You can get turn-based strategy games, but they aren’t RTSes.
It depends on what you’re looking for. There are more hard-warsim oriented games at Matrix Games, though a number of those are also available on Steam these days.
The allure to me is the economy. If it doesn’t have free trading, especially difficult trading (requiring an out-of-game web site like D2JSP), it’s not exciting for me to just get items that only affect me. Diablo II and D2R are the only ARPGs that feel super exciting for me to find something rare, because there’s actually a sense of value to the items.

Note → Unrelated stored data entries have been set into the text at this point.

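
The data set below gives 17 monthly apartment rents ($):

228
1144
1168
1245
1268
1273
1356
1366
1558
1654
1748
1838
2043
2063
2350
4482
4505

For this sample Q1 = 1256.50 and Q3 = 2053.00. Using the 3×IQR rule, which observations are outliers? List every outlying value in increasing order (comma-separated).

4482, 4505

IQR = Q3 − Q1 = 2053.00 − 1256.50 = 796.50.
Lower fence = Q1 − 3·IQR = 1256.50 − 2389.50 = -1133.00.
Upper fence = Q3 + 3·IQR = 2053.00 + 2389.50 = 4442.50.
4482 > 4442.50 → outlier.
4505 > 4442.50 → outlier.
All remaining values lie within [-1133.00, 4442.50].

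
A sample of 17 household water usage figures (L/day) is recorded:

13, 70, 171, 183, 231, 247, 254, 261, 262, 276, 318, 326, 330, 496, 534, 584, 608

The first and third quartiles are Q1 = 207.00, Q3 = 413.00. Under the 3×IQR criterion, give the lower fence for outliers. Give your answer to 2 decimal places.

IQR = Q3 − Q1 = 413.00 − 207.00 = 206.00.
Lower fence = Q1 − 3·IQR = 207.00 − 618.00 = -411.00.
Upper fence = Q3 + 3·IQR = 413.00 + 618.00 = 1031.00.

-411.00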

HoMM is a turn-based strategy game, not RPG (with the notable exception of HoMM IV where you had real hero development). That said, there was a genre of RPG’s, which used to be very popular in the 80s and 90s, and which all but disappeared. Those were party-based first-person RPG’s with turn based (or close to it) combat. Popularized by Wizardry, and followed by Might and Magic, they inspired other series like the Ishar Trilogy. Other games employed real-time combat, but slow enough or pausable, to mimic turn-based. Popular series were Eye of the Beholder, Lands of Lore, Dungeon Master, and others. Nowadays, I occasionally see one of these games from independent projects, but it seems that the golden age of this sub-genre has passed.
For RTS I can highly recommend Beyond All Reason (BAR). It’s very similar to Total Annihilation or Supreme Commander and runs on a very performant custom engine. And the best thing: it’s free and open source, even though its still in active development it already has quite a stable playerbase and is extremely polished with a ton of qol features.
If you don’t mind gacha games, I’ve been enjoying Honkai: Star Rail. The battles are turn based, some of the puzzles and events are a bit reaction time dependent, but not difficult generally.
There’s this open-source, Diablo-like game/engine, called FLARE, which I find interesting in that regard, because the basic gameplay is there. My monkey brain is having fun with it, i.e. getting an endorphine rush, because big numbers go brr.
But they obviously don’t have the budget of Blizzard, to try to hide that that’s what it’s doing.
I think, around 4 times throughout the campaign, you get the same spider model, but this time it’s five levels stronger than last time. 🙃
If you like rougelikes then you’ll get your money out of it. Honestly it’s worth more than that, but it does go on sale occasionally and they’ve already released (in early access) a sequel Hades 2.
Al’right, thank you. I have it on my wishlist, it’s just that I don’t trust games anymore, which is why I wait for better deals. But the positive reviews speak for themselves in this case
I feel like the anime art style can make women of any age look pretty cute - which makes it hard for me to understand why they choose to make all of their combat-experienced, leader-professionals just entering high school or even earlier.
Dana is some sort of friggin leader-priest, and hasn’t even hit puberty. Japan is so weird sometimes.
You specifically called out PoEs passive tree, but honestly the tree isn’t the crazy complicated part of making builds–its finding combinations of mechanics that synergize above average. On the tree sure, but the gear and actual skills are really what makes it crazy. Planning around what items can have what mods and what you can reasonably expect to get on what budget is the real brain disabler for me. I love build crafting, but fuck I hate planning rare tier gear.
I had to take another look to see if they’ve shat the tree up worse somehow. But, no, it’s the same. The tree isn’t complicated to read or even that hard to understand. It’s a tree: you start at the base and make decisions at the branches.
Perhaps it’s an extension of people getting paralyzed by decisions, which I don’t experience, but it’s only difficult if you are in the strange position of “knowing enough about the passive tree to know a build/specific passive exists” but also don’t know the tree enough to figure out how to get there.
If you simply start at the base and just get going, the branching paths quickly add up to an enormous amount of options. If you don’t get any decision paralysis from a tree with literally over a thousand nodes, you might just be a superhuman being.